En présence de Nouhoum Togola, la jeune femme a déclaré, après avoir confessé le récit que nous vous avons proposé ci-dessus: “ je ne savais pas que tout cela (l’interpellation d’un ministre de la République) se passe à cause de moi. Sinon je serais venue moi-même déclarer que je n’ai jamais été vendue par les policiers. Est-il possible de vendre une fille de mon âge à son insu. Je vous rappelle que j’avais deux ou trois ans le jour de l’arrestation de Moussa Traoré.” Safiétou Togola s’interroge sur les raisons qui ont poussé son parent Nouhoum Sanogo, administrateur de biens de son état, à faire tout ce bruit. “Combien de jeunes filles sont ici à Bamako, en train de travailler pendant des années sans que personne ne s’en aperçoive ?”

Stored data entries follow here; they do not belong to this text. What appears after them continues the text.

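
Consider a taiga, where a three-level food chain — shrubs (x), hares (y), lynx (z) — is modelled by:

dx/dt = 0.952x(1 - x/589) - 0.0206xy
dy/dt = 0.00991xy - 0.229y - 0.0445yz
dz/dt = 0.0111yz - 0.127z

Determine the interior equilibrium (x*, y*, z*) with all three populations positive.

From dz/dt = 0: 0.0111y* = 0.127, so y* = 11.4.
From dx/dt = 0: 0.952(1 - x*/589) = 0.0206·11.4, giving x* = 589·(1 - 0.248) = 443.
From dy/dt = 0: 0.00991·443 - 0.229 = 0.0445z*, so z* = 4.16/0.0445 = 93.5.

x* ≈ 443, y* ≈ 11.4, z* ≈ 93.5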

La question de Safiétou est d’autant plus logique que monsieur Sanogo connaît personnellement le directeur de la police judiciaire, la première responsable de la Brigade des mœurs, le Directeur général adjoint de la police. Pourtant, il ne s’est jamais adressé ni à l’un ni à l’autre pour alerter sur la prétendue disparition de sa nièce. Mais tout est bien qui finit bien. Nouhoum Sanogo a retrouvé sa parente. Elle lui a été remise après qu’il ait apposé sa signature sur un procès verbal de remise. Quel avenir pour Safiétou? La paysanne a confié à la presse nationale qu’elle continuera à travailler à Bamako. Elle rentrera dans son village natal, le moment qu’elle va décider elle même.